With support from the Agency for Healthcare Research and Quality (HS06468 and National Research Service Award fellowship F32 HS00135), Pneumonia PORT principal investigator Wishwa N. Kapoor, M.D., M.P.H., Eric M. Mortensen, M.D., M.Sc., of the University of Pittsburgh, and their colleagues used a five-member review panel to analyze all deaths (two panel members each time) of 944 outpatients and 1,343 inpatients within 90 days of pneumonia diagnosis. A total of 208 patients (9 percent) died within 90 days. Death was pneumonia-related in 53 percent of the deaths.

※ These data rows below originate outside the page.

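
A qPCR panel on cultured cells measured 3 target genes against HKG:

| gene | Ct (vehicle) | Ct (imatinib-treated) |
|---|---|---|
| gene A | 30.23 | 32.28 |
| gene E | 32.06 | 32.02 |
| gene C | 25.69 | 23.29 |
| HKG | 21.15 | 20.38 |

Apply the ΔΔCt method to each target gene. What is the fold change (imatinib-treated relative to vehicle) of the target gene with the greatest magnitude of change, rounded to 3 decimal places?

0.142

gene A: ΔΔCt = (32.28−20.38) − (30.23−21.15) = 11.90 − 9.08 = 2.82; fold change = 2^-2.82 = 0.142
gene E: ΔΔCt = (32.02−20.38) − (32.06−21.15) = 11.64 − 10.91 = 0.73; fold change = 2^-0.73 = 0.603
gene C: ΔΔCt = (23.29−20.38) − (25.69−21.15) = 2.91 − 4.54 = -1.63; fold change = 2^1.63 = 3.095
gene A has the largest |ΔΔCt| = 2.82.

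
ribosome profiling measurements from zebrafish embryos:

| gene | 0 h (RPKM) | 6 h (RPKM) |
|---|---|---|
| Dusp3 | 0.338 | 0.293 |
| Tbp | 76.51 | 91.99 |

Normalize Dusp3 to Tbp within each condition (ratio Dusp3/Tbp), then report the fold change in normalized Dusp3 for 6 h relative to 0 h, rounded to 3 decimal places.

Dusp3/Tbp (0 h) = 0.338 / 76.51 = 0.0044177
Dusp3/Tbp (6 h) = 0.293 / 91.99 = 0.0031851
Fold change = 0.0031851 / 0.0044177 = 0.7210

0.721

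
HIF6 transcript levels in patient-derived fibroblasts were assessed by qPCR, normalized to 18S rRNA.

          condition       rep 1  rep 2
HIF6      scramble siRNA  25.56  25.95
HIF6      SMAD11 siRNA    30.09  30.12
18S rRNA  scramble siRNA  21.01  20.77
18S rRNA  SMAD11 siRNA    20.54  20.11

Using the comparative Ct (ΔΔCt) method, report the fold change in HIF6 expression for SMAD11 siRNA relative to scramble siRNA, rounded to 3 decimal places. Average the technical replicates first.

Mean Ct: HIF6 scramble siRNA 25.755; HIF6 SMAD11 siRNA 30.105; 18S rRNA scramble siRNA 20.890; 18S rRNA SMAD11 siRNA 20.325
ΔCt(scramble siRNA) = 25.755 − 20.890 = 4.865
ΔCt(SMAD11 siRNA) = 30.105 − 20.325 = 9.780
ΔΔCt = 9.780 − 4.865 = 4.915
Fold change = 2^(−4.915) = 0.0331

0.033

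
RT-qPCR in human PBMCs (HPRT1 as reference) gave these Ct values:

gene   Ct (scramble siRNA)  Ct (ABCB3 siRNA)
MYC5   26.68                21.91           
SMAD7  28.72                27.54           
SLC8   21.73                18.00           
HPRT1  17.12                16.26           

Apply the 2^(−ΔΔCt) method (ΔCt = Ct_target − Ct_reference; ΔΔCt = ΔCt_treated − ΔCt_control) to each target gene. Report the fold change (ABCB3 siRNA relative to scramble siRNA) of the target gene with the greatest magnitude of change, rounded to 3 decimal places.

MYC5: ΔΔCt = (21.91−16.26) − (26.68−17.12) = 5.65 − 9.56 = -3.91; fold change = 2^3.91 = 15.032
SMAD7: ΔΔCt = (27.54−16.26) − (28.72−17.12) = 11.28 − 11.60 = -0.32; fold change = 2^0.32 = 1.248
SLC8: ΔΔCt = (18.00−16.26) − (21.73−17.12) = 1.74 − 4.61 = -2.87; fold change = 2^2.87 = 7.311
MYC5 has the largest |ΔΔCt| = 3.91.

15.032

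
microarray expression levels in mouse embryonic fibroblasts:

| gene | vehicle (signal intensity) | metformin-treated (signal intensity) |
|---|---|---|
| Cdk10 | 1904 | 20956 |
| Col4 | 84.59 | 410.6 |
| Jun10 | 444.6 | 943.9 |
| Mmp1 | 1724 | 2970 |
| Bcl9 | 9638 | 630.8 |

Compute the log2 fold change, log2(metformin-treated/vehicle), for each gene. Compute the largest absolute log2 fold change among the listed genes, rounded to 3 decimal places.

log2(20956/1904) = 3.460  (Cdk10)
log2(410.6/84.59) = 2.279  (Col4)
log2(943.9/444.6) = 1.086  (Jun10)
log2(2970/1724) = 0.785  (Mmp1)
log2(630.8/9638) = -3.933  (Bcl9)
The largest magnitude belongs to Bcl9.

3.933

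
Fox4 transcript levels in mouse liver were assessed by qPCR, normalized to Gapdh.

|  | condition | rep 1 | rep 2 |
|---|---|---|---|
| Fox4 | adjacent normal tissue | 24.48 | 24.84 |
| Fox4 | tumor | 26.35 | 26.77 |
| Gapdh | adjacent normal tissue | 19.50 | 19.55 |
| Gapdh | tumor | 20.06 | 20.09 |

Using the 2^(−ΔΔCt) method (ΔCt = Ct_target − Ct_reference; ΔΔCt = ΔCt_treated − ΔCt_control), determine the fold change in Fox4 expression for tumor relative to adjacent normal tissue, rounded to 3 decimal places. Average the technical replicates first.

0.392

Mean Ct: Fox4 adjacent normal tissue 24.660; Fox4 tumor 26.560; Gapdh adjacent normal tissue 19.525; Gapdh tumor 20.075
ΔCt(adjacent normal tissue) = 24.660 − 19.525 = 5.135
ΔCt(tumor) = 26.560 − 20.075 = 6.485
ΔΔCt = 6.485 − 5.135 = 1.350
Fold change = 2^(−1.350) = 0.3923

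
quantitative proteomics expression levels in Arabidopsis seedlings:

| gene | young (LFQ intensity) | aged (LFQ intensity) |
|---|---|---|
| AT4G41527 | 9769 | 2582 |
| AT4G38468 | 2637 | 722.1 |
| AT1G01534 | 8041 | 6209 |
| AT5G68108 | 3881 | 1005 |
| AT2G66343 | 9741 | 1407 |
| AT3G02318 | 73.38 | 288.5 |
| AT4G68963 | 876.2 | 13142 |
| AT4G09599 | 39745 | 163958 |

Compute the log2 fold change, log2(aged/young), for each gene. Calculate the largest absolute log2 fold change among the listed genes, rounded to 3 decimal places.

log2(2582/9769) = -1.920  (AT4G41527)
log2(722.1/2637) = -1.869  (AT4G38468)
log2(6209/8041) = -0.373  (AT1G01534)
log2(1005/3881) = -1.949  (AT5G68108)
log2(1407/9741) = -2.791  (AT2G66343)
log2(288.5/73.38) = 1.975  (AT3G02318)
log2(13142/876.2) = 3.907  (AT4G68963)
log2(163958/39745) = 2.044  (AT4G09599)
The largest magnitude belongs to AT4G68963.

3.907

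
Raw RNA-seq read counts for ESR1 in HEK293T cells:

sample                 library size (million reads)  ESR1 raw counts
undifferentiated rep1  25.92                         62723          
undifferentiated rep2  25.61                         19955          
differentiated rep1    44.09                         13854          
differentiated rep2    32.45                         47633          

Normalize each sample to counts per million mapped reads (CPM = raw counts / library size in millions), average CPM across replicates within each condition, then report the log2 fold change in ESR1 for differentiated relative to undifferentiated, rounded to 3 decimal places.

CPM(undifferentiated rep1) = 62723 / 25.92 = 2419.8688
CPM(undifferentiated rep2) = 19955 / 25.61 = 779.1878
CPM(differentiated rep1) = 13854 / 44.09 = 314.2209
CPM(differentiated rep2) = 47633 / 32.45 = 1467.8891
mean CPM(undifferentiated) = 1599.5283; mean CPM(differentiated) = 891.0550
Fold change = 891.0550 / 1599.5283 = 0.55707
log2(0.55707) = -0.8441

-0.844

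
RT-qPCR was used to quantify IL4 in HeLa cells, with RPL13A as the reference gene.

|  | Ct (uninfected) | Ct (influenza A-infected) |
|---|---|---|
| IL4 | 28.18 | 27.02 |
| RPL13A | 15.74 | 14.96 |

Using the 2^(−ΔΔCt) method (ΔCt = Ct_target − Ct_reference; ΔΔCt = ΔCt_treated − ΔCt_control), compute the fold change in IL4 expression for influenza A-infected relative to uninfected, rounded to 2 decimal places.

1.30

ΔCt(uninfected) = 28.180 − 15.740 = 12.440
ΔCt(influenza A-infected) = 27.020 − 14.960 = 12.060
ΔΔCt = 12.060 − 12.440 = -0.380
Fold change = 2^(−(-0.380)) = 2^0.380 = 1.301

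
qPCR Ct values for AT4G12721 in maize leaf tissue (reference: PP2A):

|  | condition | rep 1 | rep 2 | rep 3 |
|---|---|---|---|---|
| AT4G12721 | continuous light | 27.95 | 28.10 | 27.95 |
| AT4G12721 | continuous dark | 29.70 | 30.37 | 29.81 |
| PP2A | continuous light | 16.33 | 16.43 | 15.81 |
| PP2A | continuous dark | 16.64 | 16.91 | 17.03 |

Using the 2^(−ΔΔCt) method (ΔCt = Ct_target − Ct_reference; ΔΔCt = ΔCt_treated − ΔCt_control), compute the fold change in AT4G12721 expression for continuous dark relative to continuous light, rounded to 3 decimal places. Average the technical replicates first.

0.409

Mean Ct: AT4G12721 continuous light 28.000; AT4G12721 continuous dark 29.960; PP2A continuous light 16.190; PP2A continuous dark 16.860
ΔCt(continuous light) = 28.000 − 16.190 = 11.810
ΔCt(continuous dark) = 29.960 − 16.860 = 13.100
ΔΔCt = 13.100 − 11.810 = 1.290
Fold change = 2^(−1.290) = 0.4090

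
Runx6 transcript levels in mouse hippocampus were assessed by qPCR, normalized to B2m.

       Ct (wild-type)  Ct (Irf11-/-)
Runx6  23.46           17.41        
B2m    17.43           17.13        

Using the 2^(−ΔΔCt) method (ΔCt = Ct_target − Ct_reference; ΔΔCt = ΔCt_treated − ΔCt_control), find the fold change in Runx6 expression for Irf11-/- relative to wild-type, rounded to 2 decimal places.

ΔCt(wild-type) = 23.460 − 17.430 = 6.030
ΔCt(Irf11-/-) = 17.410 − 17.130 = 0.280
ΔΔCt = 0.280 − 6.030 = -5.750
Fold change = 2^(−(-5.750)) = 2^5.750 = 53.817

53.82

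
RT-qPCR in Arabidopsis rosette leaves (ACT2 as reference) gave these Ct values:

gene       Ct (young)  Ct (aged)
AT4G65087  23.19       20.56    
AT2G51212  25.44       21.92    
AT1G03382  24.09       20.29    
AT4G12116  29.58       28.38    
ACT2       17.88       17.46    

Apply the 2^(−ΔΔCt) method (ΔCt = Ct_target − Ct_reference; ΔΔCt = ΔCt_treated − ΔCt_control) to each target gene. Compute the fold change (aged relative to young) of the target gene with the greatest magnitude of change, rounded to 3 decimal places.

AT4G65087: ΔΔCt = (20.56−17.46) − (23.19−17.88) = 3.10 − 5.31 = -2.21; fold change = 2^2.21 = 4.627
AT2G51212: ΔΔCt = (21.92−17.46) − (25.44−17.88) = 4.46 − 7.56 = -3.10; fold change = 2^3.10 = 8.574
AT1G03382: ΔΔCt = (20.29−17.46) − (24.09−17.88) = 2.83 − 6.21 = -3.38; fold change = 2^3.38 = 10.411
AT4G12116: ΔΔCt = (28.38−17.46) − (29.58−17.88) = 10.92 − 11.70 = -0.78; fold change = 2^0.78 = 1.717
AT1G03382 has the largest |ΔΔCt| = 3.38.

10.411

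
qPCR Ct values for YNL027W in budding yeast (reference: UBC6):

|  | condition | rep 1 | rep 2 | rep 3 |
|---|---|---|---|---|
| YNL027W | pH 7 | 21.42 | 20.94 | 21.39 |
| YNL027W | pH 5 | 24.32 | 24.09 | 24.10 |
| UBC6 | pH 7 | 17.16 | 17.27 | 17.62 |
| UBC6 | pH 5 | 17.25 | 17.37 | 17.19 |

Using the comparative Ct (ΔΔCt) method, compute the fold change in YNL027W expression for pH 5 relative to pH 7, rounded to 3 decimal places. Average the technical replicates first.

0.125

Mean Ct: YNL027W pH 7 21.250; YNL027W pH 5 24.170; UBC6 pH 7 17.350; UBC6 pH 5 17.270
ΔCt(pH 7) = 21.250 − 17.350 = 3.900
ΔCt(pH 5) = 24.170 − 17.270 = 6.900
ΔΔCt = 6.900 − 3.900 = 3.000
Fold change = 2^(−3.000) = 0.1250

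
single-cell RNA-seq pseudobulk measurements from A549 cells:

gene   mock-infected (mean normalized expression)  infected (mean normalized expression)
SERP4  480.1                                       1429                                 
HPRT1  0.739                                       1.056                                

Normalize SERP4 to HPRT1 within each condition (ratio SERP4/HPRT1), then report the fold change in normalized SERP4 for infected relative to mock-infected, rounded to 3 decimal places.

2.083

SERP4/HPRT1 (mock-infected) = 480.1 / 0.739 = 649.66
SERP4/HPRT1 (infected) = 1429 / 1.056 = 1353.2
Fold change = 1353.2 / 649.66 = 2.0830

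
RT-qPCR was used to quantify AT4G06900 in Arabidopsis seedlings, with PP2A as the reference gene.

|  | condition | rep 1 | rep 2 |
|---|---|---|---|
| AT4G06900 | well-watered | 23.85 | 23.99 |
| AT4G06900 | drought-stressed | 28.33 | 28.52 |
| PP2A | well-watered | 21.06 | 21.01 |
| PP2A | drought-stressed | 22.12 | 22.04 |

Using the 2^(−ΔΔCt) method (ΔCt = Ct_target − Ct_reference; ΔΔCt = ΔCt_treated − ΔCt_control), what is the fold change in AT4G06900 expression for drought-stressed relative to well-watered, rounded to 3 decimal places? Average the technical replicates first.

0.091

Mean Ct: AT4G06900 well-watered 23.920; AT4G06900 drought-stressed 28.425; PP2A well-watered 21.035; PP2A drought-stressed 22.080
ΔCt(well-watered) = 23.920 − 21.035 = 2.885
ΔCt(drought-stressed) = 28.425 − 22.080 = 6.345
ΔΔCt = 6.345 − 2.885 = 3.460
Fold change = 2^(−3.460) = 0.0909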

Pneumonia-related deaths were nearly eight times as likely to occur within 30 days of pneumonia diagnosis compared with deaths unrelated to pneumonia; only 15 percent of all pneumonia-related deaths occurred after 45 days. Other factors independently associated with pneumonia-related death were hypothermia, altered mental status, elevated serum urea nitrogen level, chronic liver disease, leukopenia (reduced white blood cell count), and hypoxemia (low blood oxygen level). In contrast, factors independently associated with deaths unrelated to pneumonia were dementia, suppression of the immune system, active cancer, systolic hypotension, male sex, and multilobar pulmonary infiltrates. Older age and evidence of aspiration independently predicted both types of deaths.
See "Causes of death for patients with community-acquired pneumonia," by Dr. Mortensen, Christopher M. Coley, M.D., Daniel E. Singer, M.D., and others, in the May 13, 2002, Archives of Internal Medicine 162, pp. 1059-1064.